International

One evening in 1967, a young Armenian-American intellectual named Bob Avakian visited Eldridge Cleaver at his apartment in Oakland. Avakian was startled to find a large poster of Mao on the wall. It seemed an incongruous pairing, Red China and the Black Panthers. Weeks later, Avakian worked up the nerve to ask him about it. “We have that poster of Mao Zedong up on our wall,” Cleaver said, “because Mao Zedong is the baddest motherfucker on the planet earth.”

Avakian would go on to become a Maoist and the chairman of the Revolutionary Communist Party, USA.

Cleaver’s Mao poster had likely arrived via Foreign Languages Press, the Beijing-based publishing house that sent vast reams of cheaply printed Marxist books, pamphlets, and posters out into the world in over a dozen languages.
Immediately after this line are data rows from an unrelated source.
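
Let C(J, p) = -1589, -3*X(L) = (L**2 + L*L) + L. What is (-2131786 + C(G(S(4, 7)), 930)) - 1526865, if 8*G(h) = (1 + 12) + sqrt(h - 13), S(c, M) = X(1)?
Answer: -3660240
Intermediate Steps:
X(L) = -2*L**2/3 - L/3 (X(L) = -((L**2 + L*L) + L)/3 = -((L**2 + L**2) + L)/3 = -(2*L**2 + L)/3 = -(L + 2*L**2)/3 = -2*L**2/3 - L/3)
S(c, M) = -1 (S(c, M) = -1/3*1*(1 + 2*1) = -1/3*1*(1 + 2) = -1/3*1*3 = -1)
G(h) = 13/8 + sqrt(-13 + h)/8 (G(h) = ((1 + 12) + sqrt(h - 13))/8 = (13 + sqrt(-13 + h))/8 = 13/8 + sqrt(-13 + h)/8)
(-2131786 + C(G(S(4, 7)), 930)) - 1526865 = (-2131786 - 1589) - 1526865 = -2133375 - 1526865 = -3660240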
During the Cultural Revolution, FLP went into overdrive, producing complete and selected works of Marx, Engels, Lenin, Stalin, and Mao, as well as more obscure titles with spectacular names like Irresistible Historical Trend, Long Live the Dictatorship of the Proletariat, and Exploring the Secrets of Treating Deaf-Mutes; chapbooks for revolutionary operas by Mao’s wife, including Taking Tiger Mountain by Strategy and Red Detachment of Women; and inspirational booklets like Forty-One Red Hearts Beat with Chairman Mao Forever and Quotations from Chairman Mao Zedong, better known as The Little Red Book. (Copies of these publications can sometimes be found at Revolution Books, the RCP-USA’s bookstore, though generally at bourgeois prices.)

In 1968 over a million Chinese marched through Beijing in solidarity with the black power movement in the United States.
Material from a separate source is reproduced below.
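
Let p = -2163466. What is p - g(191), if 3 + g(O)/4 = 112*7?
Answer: -2166590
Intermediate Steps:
g(O) = 3124 (g(O) = -12 + 4*(112*7) = -12 + 4*784 = -12 + 3136 = 3124)
p - g(191) = -2163466 - 1*3124 = -2163466 - 3124 = -2166590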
This was the golden age of communist internationalism — and of the communist internationalist pamphlet. From its headquarters in Havana, the Organization of Solidarity of the Peoples of Africa, Asia, and Latin America (aka OSPAAAL) inundated college campuses across the globe with copies of Tricontinental, its unflinchingly third-worldist bimonthly magazine. A copy of the March 1971 issue, with a cover story on the Young Lords, a New York-based, Panther-affiliated, Puetro Rican street gang, passed through the research library of the Palestine Liberation Organization before settling into a disused book store near the American University in Beirut, where we purchased it for 75 cents.

The bookstores of Beirut bear witness to an estuarial flow of printed matter. Whole sedimentary geologies are described in layers of dust.

Egyptian celebrity rags about conspiratorial tracts on Freemasons and Kabbalists; politics, porn, news, gossip, philosophy, and comics mingle as promiscuously in the stacks, boxes, and shelves in Beirut’s basement bookstores as they do in the city’s history.

Internationalism was one discourse about the world. Globalization is another. The Japanese anime UFO Robo Grendizer was dubbed in Arabic and broadcast across the Arab world, spawning comic books and magazines, tributes and knockoffs. At one point during the civil war, a group of Palestinians set its eyes on Jesus — or rather, a giant Jesus statue, a copy of the one in Rio de Janeiro, which happened to be placed on a strategically important hill in Beirut. To disguise their intentions from enemy forces, the young comrades referred to the location on shortwave by codename: GRENDIZER.